The new immunologist was intensely interested in my eosinophilic esophagitis, however. He ordered the results, for the actual numbers, from my gastroenterologist. He also sounded like he wanted to remove me from eggs and dairy, because apparently they’re the most common irritants. However, I know for a fact those aren’t irritants. I did the six food elimination diet when I was diagnosed, and nothing caught in my throat when I added eggs nor when I added milk back in. NOTHING! He was trying to say that it wouldn’t catch on the milk because it’s liquid, well obviously, but it would catch on food I’m eating at the same time (which it doesn’t do with any more frequency than when I’m not drinking milk). My throat has completely closed on food, so it would definitely close on eggs. I also eat eggs with either toast or muffins or something similarly dry, and those never stick (literally never had a single muffin stick in my throat). I’m almost positive one of my main irritants is yeast, because quick breads (those without yeast) have never stuck but yeast breads are one of the most common things that gets stuck in my throat (or are a component of the meal that results in things getting stuck). I’ve had random things get stuck too, but I definitely noticed a pattern with the bread. I will not be giving up eggs or milk, it was extremely difficult and stressful during the elimination diet (for only about a month) and stress that high flares my IBS quite badly. I will definitely fight the immunologist on that to the point of being labeled belligerent, if I must. Unless any blood testing can empirically show that those foods definitely set off my eosinophilic esophagitis or something with my intestines, then I will not be giving them up.

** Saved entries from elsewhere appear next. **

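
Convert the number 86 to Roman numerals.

Convert 86 to Roman numerals:
  86 contains 1×50 (L)
  36 contains 3×10 (XXX)
  6 contains 1×5 (V)
  1 contains 1×1 (I)

LXXXVI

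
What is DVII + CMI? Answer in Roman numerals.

DVII = 507
CMI = 901
507 + 901 = 1408

MCDVIII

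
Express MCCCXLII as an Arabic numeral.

MCCCXLII: M=1000, C=100, C=100, C=100, XL=40, I=1, I=1
1000 + 100 + 100 + 100 + 40 + 1 + 1 = 1342

1342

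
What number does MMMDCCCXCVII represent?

MMMDCCCXCVII: M=1000, M=1000, M=1000, D=500, C=100, C=100, C=100, XC=90, V=5, I=1, I=1
1000 + 1000 + 1000 + 500 + 100 + 100 + 100 + 90 + 5 + 1 + 1 = 3897

3897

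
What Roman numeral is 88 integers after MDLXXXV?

MDLXXXV = 1585
1585 + 88 = 1673

MDCLXXIII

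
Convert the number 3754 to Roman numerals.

Convert 3754 to Roman numerals:
  3754 contains 3×1000 (MMM)
  754 contains 1×500 (D)
  254 contains 2×100 (CC)
  54 contains 1×50 (L)
  4 contains 1×4 (IV)

MMMDCCLIV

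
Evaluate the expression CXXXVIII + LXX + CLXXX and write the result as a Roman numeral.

CXXXVIII = 138, LXX = 70, CLXXX = 180
138 + 70 = 208
208 + 180 = 388

CCCLXXXVIII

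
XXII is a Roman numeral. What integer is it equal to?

XXII: X=10, X=10, I=1, I=1
10 + 10 + 1 + 1 = 22

22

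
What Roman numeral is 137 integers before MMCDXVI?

MMCDXVI = 2416
2416 - 137 = 2279

MMCCLXXIX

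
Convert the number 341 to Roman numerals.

Convert 341 to Roman numerals:
  341 contains 3×100 (CCC)
  41 contains 1×40 (XL)
  1 contains 1×1 (I)

CCCXLI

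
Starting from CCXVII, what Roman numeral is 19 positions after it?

CCXVII = 217
217 + 19 = 236

CCXXXVI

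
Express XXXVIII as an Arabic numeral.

XXXVIII: X=10, X=10, X=10, V=5, I=1, I=1, I=1
10 + 10 + 10 + 5 + 1 + 1 + 1 = 38

38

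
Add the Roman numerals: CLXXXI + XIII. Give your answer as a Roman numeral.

CLXXXI = 181
XIII = 13
181 + 13 = 194

CXCIV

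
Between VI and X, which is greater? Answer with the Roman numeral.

VI = 6
X = 10
10 is larger

X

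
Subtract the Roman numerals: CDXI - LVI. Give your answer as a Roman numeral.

CDXI = 411
LVI = 56
411 - 56 = 355

CCCLV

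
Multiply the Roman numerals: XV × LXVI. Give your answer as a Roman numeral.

XV = 15
LXVI = 66
15 × 66 = 990

CMXC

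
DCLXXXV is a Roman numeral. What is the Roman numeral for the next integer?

DCLXXXV = 685; next is 686

DCLXXXVI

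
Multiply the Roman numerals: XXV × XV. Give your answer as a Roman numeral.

XXV = 25
XV = 15
25 × 15 = 375

CCCLXXV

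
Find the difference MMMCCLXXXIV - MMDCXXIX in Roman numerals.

MMMCCLXXXIV = 3284
MMDCXXIX = 2629
3284 - 2629 = 655

DCLV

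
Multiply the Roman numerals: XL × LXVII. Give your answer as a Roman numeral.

XL = 40
LXVII = 67
40 × 67 = 2680

MMDCLXXX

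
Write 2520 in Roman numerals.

Convert 2520 to Roman numerals:
  2520 contains 2×1000 (MM)
  520 contains 1×500 (D)
  20 contains 2×10 (XX)

MMDXX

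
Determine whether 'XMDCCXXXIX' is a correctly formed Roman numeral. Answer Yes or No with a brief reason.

'XMDCCXXXIX': Invalid subtractive combination: XM

No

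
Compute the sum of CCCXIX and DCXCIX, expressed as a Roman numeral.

CCCXIX = 319
DCXCIX = 699
319 + 699 = 1018

MXVIII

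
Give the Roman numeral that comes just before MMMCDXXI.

MMMCDXXI = 3421; previous is 3420

MMMCDXX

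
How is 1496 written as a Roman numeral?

Convert 1496 to Roman numerals:
  1496 contains 1×1000 (M)
  496 contains 1×400 (CD)
  96 contains 1×90 (XC)
  6 contains 1×5 (V)
  1 contains 1×1 (I)

MCDXCVI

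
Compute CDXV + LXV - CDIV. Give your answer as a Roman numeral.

CDXV = 415, LXV = 65, CDIV = 404
415 + 65 = 480
480 - 404 = 76

LXXVI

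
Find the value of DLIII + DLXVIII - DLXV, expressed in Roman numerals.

DLIII = 553, DLXVIII = 568, DLXV = 565
553 + 568 = 1121
1121 - 565 = 556

DLVI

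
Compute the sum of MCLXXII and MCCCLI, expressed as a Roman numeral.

MCLXXII = 1172
MCCCLI = 1351
1172 + 1351 = 2523

MMDXXIII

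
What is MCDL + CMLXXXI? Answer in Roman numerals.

MCDL = 1450
CMLXXXI = 981
1450 + 981 = 2431

MMCDXXXI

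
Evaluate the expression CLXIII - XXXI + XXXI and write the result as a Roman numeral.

CLXIII = 163, XXXI = 31, XXXI = 31
163 - 31 = 132
132 + 31 = 163

CLXIII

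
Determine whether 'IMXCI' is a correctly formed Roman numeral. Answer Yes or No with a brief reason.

'IMXCI': Invalid subtractive combination: IM

No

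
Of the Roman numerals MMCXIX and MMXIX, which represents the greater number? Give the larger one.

MMCXIX = 2119
MMXIX = 2019
2119 is larger

MMCXIX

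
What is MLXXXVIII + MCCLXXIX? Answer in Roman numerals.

MLXXXVIII = 1088
MCCLXXIX = 1279
1088 + 1279 = 2367

MMCCCLXVII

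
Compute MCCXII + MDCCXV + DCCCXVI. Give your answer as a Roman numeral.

MCCXII = 1212, MDCCXV = 1715, DCCCXVI = 816
1212 + 1715 = 2927
2927 + 816 = 3743

MMMDCCXLIII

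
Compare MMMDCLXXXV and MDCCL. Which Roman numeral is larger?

MMMDCLXXXV = 3685
MDCCL = 1750
3685 is larger

MMMDCLXXXV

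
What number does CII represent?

CII: C=100, I=1, I=1
100 + 1 + 1 = 102

102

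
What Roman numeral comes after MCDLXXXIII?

MCDLXXXIII = 1483, so the next integer is 1483 + 1 = 1484

MCDLXXXIV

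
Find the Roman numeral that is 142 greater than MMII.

MMII = 2002
2002 + 142 = 2144

MMCXLIV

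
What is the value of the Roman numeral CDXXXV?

CDXXXV: CD=400, X=10, X=10, X=10, V=5
400 + 10 + 10 + 10 + 5 = 435

435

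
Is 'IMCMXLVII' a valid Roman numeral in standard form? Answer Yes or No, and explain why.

'IMCMXLVII': Invalid subtractive combination: IM

No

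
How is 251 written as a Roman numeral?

Convert 251 to Roman numerals:
  251 contains 2×100 (CC)
  51 contains 1×50 (L)
  1 contains 1×1 (I)

CCLI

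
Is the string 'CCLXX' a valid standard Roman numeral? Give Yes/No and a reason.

'CCLXX': Check the rules: uses only the symbols I, V, X, L, C, D, M; no symbol is repeated more than three times in a row; V, L and D each appear at most once; no smaller symbol precedes a larger one (values never increase from left to right). Value: C (100) + C (100) + L (50) + X (10) + X (10) = 270. So it is a valid standard Roman numeral.

Yes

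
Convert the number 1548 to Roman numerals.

Convert 1548 to Roman numerals:
  1548 contains 1×1000 (M)
  548 contains 1×500 (D)
  48 contains 1×40 (XL)
  8 contains 1×5 (V)
  3 contains 3×1 (III)

MDXLVIII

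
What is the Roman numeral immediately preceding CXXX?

CXXX = 130, so the previous integer is 130 - 1 = 129

CXXIX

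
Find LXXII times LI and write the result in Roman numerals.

LXXII = 72
LI = 51
72 × 51 = 3672

MMMDCLXXII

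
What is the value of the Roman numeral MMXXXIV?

MMXXXIV: M=1000, M=1000, X=10, X=10, X=10, IV=4
1000 + 1000 + 10 + 10 + 10 + 4 = 2034

2034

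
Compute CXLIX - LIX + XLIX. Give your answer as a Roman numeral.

CXLIX = 149, LIX = 59, XLIX = 49
149 - 59 = 90
90 + 49 = 139

CXXXIX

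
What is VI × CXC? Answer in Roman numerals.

VI = 6
CXC = 190
6 × 190 = 1140

MCXL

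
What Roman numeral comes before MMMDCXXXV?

MMMDCXXXV = 3635, so the previous integer is 3635 - 1 = 3634

MMMDCXXXIV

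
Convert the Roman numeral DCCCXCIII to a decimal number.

DCCCXCIII: D=500, C=100, C=100, C=100, XC=90, I=1, I=1, I=1
500 + 100 + 100 + 100 + 90 + 1 + 1 + 1 = 893

893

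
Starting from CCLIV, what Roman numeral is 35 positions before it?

CCLIV = 254
254 - 35 = 219

CCXIX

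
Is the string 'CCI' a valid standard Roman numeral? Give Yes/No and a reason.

'CCI': Check the rules: uses only the symbols I, V, X, L, C, D, M; no symbol is repeated more than three times in a row; V, L and D each appear at most once; no smaller symbol precedes a larger one (values never increase from left to right). Value: C (100) + C (100) + I (1) = 201. So it is a valid standard Roman numeral.

Yes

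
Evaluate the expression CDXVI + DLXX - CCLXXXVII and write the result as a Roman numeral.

CDXVI = 416, DLXX = 570, CCLXXXVII = 287
416 + 570 = 986
986 - 287 = 699

DCXCIX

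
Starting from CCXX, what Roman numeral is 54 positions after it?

CCXX = 220
220 + 54 = 274

CCLXXIV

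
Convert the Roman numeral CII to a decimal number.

CII: C=100, I=1, I=1
100 + 1 + 1 = 102

102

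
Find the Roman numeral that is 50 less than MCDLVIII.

MCDLVIII = 1458
1458 - 50 = 1408

MCDVIII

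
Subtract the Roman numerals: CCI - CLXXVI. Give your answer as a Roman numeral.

CCI = 201
CLXXVI = 176
201 - 176 = 25

XXV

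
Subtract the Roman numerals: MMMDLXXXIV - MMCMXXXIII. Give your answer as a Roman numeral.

MMMDLXXXIV = 3584
MMCMXXXIII = 2933
3584 - 2933 = 651

DCLI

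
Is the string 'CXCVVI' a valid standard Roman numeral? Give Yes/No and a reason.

'CXCVVI': V should not appear more than once

No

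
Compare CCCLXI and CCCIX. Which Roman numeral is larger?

CCCLXI = 361
CCCIX = 309
361 is larger

CCCLXI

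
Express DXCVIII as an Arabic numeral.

DXCVIII: D=500, XC=90, V=5, I=1, I=1, I=1
500 + 90 + 5 + 1 + 1 + 1 = 598

598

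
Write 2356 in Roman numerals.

Convert 2356 to Roman numerals:
  2356 contains 2×1000 (MM)
  356 contains 3×100 (CCC)
  56 contains 1×50 (L)
  6 contains 1×5 (V)
  1 contains 1×1 (I)

MMCCCLVI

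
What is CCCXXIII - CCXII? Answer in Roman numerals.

CCCXXIII = 323
CCXII = 212
323 - 212 = 111

CXI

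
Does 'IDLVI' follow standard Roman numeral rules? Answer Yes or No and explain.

'IDLVI': Invalid subtractive combination: ID

No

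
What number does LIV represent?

LIV: L=50, IV=4
50 + 4 = 54

54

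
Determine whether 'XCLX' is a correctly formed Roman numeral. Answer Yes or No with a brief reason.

'XCLX': X (position 1) comes before the larger symbol L (position 3) without being directly in front of it as a subtractive pair; apart from IV, IX, XL, XC, CD and CM, symbols must go from largest to smallest

No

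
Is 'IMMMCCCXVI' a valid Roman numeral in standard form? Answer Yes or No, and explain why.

'IMMMCCCXVI': Invalid subtractive combination: IM

No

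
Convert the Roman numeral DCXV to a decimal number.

DCXV: D=500, C=100, X=10, V=5
500 + 100 + 10 + 5 = 615

615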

I’ll be interested to see what comes of the eosinophilia stuff, however. I definitely think I have at least one more eosinophilic condition. My blood counts have been over 500 before, and that was before I was on the ranitidine (the thing that has controlled my EoE the best). We shall see what the future holds.
I’m also interested to see what the results of my allergy testing will show in February. If they’ve changed significantly, then it’ll at least prove I’m not making up the increase in my allergies.